QUESTION ONE: WOULD THE HORNETS TRADE CHRIS PAUL?
The cynic says, "Of course not. He's their star and they need him to draw in fans. Might as well fold the franchise if they have to trade Paul!"
Well, only the last part is true.
Let's take a look at their attendance:
2002-03 15,610 19th in NBA 91% of arena
2003-04 14,332 29th in NBA 83% of arena
2004-05 14,221 30th in NBA 82% of arena
2005-06 18,168 (OKC/NOH)
2006-07 17,833 (OKC/NOH)
2007-08 14,181 26th in NBA 82% of arena
2008-09 16,968 19th in NBA 99% of arena
2009-10 14,803 24th in NBA 87% of arena
In 2002-03, we were seeing the tail-end of the novelty factor. When an NBA franchise comes to town, fans buy tickets, whether they win or lose, but after enough losses, (2003-05), the team gets down to its more realistic numbers, and the Hornets were at the bottom. I dismiss the two years with OKC (novelty factor again), and look at 2007-08. The team was projected to lose $20 mil, but late season success and extra play-off games were enough for them to break even. However, now as they plunge back into mediocrity this year, we see the Hornets attendance dropping like a stone.
Unfortunately for NOH, the Hornets cannot afford this.
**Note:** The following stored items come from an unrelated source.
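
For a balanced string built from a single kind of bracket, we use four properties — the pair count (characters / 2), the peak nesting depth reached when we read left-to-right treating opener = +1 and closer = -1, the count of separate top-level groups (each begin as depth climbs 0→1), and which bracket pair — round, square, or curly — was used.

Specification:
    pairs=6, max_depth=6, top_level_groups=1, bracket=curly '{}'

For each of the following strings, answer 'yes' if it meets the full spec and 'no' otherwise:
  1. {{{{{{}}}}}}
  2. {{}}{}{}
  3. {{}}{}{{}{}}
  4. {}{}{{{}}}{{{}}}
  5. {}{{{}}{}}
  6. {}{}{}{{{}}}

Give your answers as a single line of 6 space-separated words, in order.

Answer: yes no no no no no

Derivation:
String 1 '{{{{{{}}}}}}': depth seq [1 2 3 4 5 6 5 4 3 2 1 0]
  -> pairs=6 depth=6 groups=1 -> yes
String 2 '{{}}{}{}': depth seq [1 2 1 0 1 0 1 0]
  -> pairs=4 depth=2 groups=3 -> no
String 3 '{{}}{}{{}{}}': depth seq [1 2 1 0 1 0 1 2 1 2 1 0]
  -> pairs=6 depth=2 groups=3 -> no
String 4 '{}{}{{{}}}{{{}}}': depth seq [1 0 1 0 1 2 3 2 1 0 1 2 3 2 1 0]
  -> pairs=8 depth=3 groups=4 -> no
String 5 '{}{{{}}{}}': depth seq [1 0 1 2 3 2 1 2 1 0]
  -> pairs=5 depth=3 groups=2 -> no
String 6 '{}{}{}{{{}}}': depth seq [1 0 1 0 1 0 1 2 3 2 1 0]
  -> pairs=6 depth=3 groups=4 -> no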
Their revenues are declining drasticly just as their expenses continue to mount. $20 mil in losses may be a happy estimate. Shared NBA revenue is down, New Orleans is one of the smallest NBA markets, and even with a winner, they couldn't even charge the same prices for tickets that the average NBA city could -- fans just won't pay that much for tickets there.
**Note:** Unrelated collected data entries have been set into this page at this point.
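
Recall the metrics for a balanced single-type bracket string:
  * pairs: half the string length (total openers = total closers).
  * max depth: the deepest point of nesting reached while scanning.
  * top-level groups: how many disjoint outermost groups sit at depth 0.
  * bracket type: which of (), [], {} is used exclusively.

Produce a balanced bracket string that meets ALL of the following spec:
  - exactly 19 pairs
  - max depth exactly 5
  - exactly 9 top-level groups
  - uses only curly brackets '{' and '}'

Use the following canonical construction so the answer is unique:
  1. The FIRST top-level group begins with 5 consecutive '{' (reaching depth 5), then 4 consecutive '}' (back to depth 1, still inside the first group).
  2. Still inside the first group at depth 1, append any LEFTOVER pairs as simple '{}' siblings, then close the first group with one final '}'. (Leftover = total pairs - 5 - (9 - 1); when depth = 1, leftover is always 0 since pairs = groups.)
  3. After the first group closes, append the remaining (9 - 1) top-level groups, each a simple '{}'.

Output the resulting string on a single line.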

Let's take a look at the owner, George Shinn. Can he afford a $20 mil loss? Glen Taylor, with a net worth of $2.1 billion, has the potential to weather a loss like that .. its less than 1% of his net worth. George Shinn's net worth? $100 million .. that's a one year loss of 20%, and no end in sight. Shinn has long-term contracts on several Hornet players and a payroll over the lux, in a city that can't withstand those numbers, even if people were buying tickets at 100% capacity. Worse, Charlotte has seen what Shinn does when a city loses interest in his team - its gone. Problem is, there aren't going to be any big cities or billionaire Russian investors to help Shinn pay the bills and keep the lights on.
Shinn has to get the team's payroll in line with what he and New Orleans can afford to pay. His longterm deals are nearly unmoveable, his young players, Hilton Armstrong and Julian Wright, have been awful this year and have no trade value to push a deal along. The only piece with the trade value to push out tens of millions of dollars is Chris Paul. It might lower their gate even farther, but it probably won't fall much below the 2002-2004 levels before Paul was electrifying crowds and the Hornets were last in attendance. They'll lose a little more revenue, but they'll cut a lot more expenses, both for now and the next few years.